Cette ordonnance a été adressée au prévenu le même jour,
par pli recommandé. Selon le suivi « Track and Trace » de la poste, le pli
lui a été remis le 19 juin 2014.
Par courrier du 2 septembre 2015, posté le 8 septembre 2015,
V.________ a fait opposition à cette ordonnance (P. 52).
Jugée tardive, l’opposition a été transmise au Tribunal de
police de l’arrondissement de La Côte (P. 55).

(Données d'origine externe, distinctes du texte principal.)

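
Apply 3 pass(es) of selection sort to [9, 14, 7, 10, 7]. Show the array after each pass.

Pass 1: Select minimum 7 at index 2, swap -> [7, 14, 9, 10, 7]
Pass 2: Select minimum 7 at index 4, swap -> [7, 7, 9, 10, 14]
Pass 3: Select minimum 9 at index 2, swap -> [7, 7, 9, 10, 14]


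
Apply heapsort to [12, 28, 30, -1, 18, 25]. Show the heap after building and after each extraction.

Build heap: [30, 28, 25, -1, 18, 12]
Extract 30: [28, 18, 25, -1, 12, 30]
Extract 28: [25, 18, 12, -1, 28, 30]
Extract 25: [18, -1, 12, 25, 28, 30]
Extract 18: [12, -1, 18, 25, 28, 30]
Extract 12: [-1, 12, 18, 25, 28, 30]


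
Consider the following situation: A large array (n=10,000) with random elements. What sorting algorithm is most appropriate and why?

Best choice: Quicksort or Mergesort
Reason: Both have O(n log n) average case; quicksort has lower constant factors


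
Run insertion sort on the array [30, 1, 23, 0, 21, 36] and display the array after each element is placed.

First element 30 is already 'sorted'
Insert 1: shifted 1 elements -> [1, 30, 23, 0, 21, 36]
Insert 23: shifted 1 elements -> [1, 23, 30, 0, 21, 36]
Insert 0: shifted 3 elements -> [0, 1, 23, 30, 21, 36]
Insert 21: shifted 2 elements -> [0, 1, 21, 23, 30, 36]
Insert 36: shifted 0 elements -> [0, 1, 21, 23, 30, 36]


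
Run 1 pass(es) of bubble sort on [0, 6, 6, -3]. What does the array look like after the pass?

After pass 1: [0, 6, -3, 6] (1 swaps)
Total swaps: 1


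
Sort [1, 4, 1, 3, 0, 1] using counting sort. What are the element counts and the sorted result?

Count array: [1, 3, 0, 1, 1]
(count[i] = number of elements equal to i)
Cumulative count: [1, 4, 4, 5, 6]
Sorted: [0, 1, 1, 1, 3, 4]


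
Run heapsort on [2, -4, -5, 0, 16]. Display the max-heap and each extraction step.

Build heap: [16, 2, -5, 0, -4]
Extract 16: [2, 0, -5, -4, 16]
Extract 2: [0, -4, -5, 2, 16]
Extract 0: [-4, -5, 0, 2, 16]
Extract -4: [-5, -4, 0, 2, 16]


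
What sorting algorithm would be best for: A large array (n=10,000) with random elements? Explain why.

Best choice: Quicksort or Mergesort
Reason: Both have O(n log n) average case; quicksort has lower constant factors


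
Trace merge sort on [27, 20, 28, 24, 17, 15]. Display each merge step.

Divide and conquer:
  Merge [20] + [28] -> [20, 28]
  Merge [27] + [20, 28] -> [20, 27, 28]
  Merge [17] + [15] -> [15, 17]
  Merge [24] + [15, 17] -> [15, 17, 24]
  Merge [20, 27, 28] + [15, 17, 24] -> [15, 17, 20, 24, 27, 28]


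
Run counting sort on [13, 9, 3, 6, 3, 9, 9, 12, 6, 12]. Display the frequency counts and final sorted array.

Count array: [0, 0, 0, 2, 0, 0, 2, 0, 0, 3, 0, 0, 2, 1]
(count[i] = number of elements equal to i)
Cumulative count: [0, 0, 0, 2, 2, 2, 4, 4, 4, 7, 7, 7, 9, 10]
Sorted: [3, 3, 6, 6, 9, 9, 9, 12, 12, 13]


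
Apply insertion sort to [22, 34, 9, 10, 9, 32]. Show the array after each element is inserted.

First element 22 is already 'sorted'
Insert 34: shifted 0 elements -> [22, 34, 9, 10, 9, 32]
Insert 9: shifted 2 elements -> [9, 22, 34, 10, 9, 32]
Insert 10: shifted 2 elements -> [9, 10, 22, 34, 9, 32]
Insert 9: shifted 3 elements -> [9, 9, 10, 22, 34, 32]
Insert 32: shifted 1 elements -> [9, 9, 10, 22, 32, 34]


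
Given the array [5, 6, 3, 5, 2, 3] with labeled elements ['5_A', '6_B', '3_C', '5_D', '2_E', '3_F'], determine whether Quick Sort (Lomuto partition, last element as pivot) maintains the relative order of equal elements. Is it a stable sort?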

B.Par prononcé du 16 septembre 2015, considérant que
l'opposition était tardive, le Tribunal de police de l’arrondissement de La
Côte a déclaré celle-ci irrecevable (I), a constaté que l'ordonnance pénale
rendue le 18 juin 2014 était exécutoire (II) et a dit que ce prononcé était
rendu sans frais (III).
C.Par courrier du 26 septembre 2015, remis à la poste le même
jour, V.________ a recouru contre ce prononcé.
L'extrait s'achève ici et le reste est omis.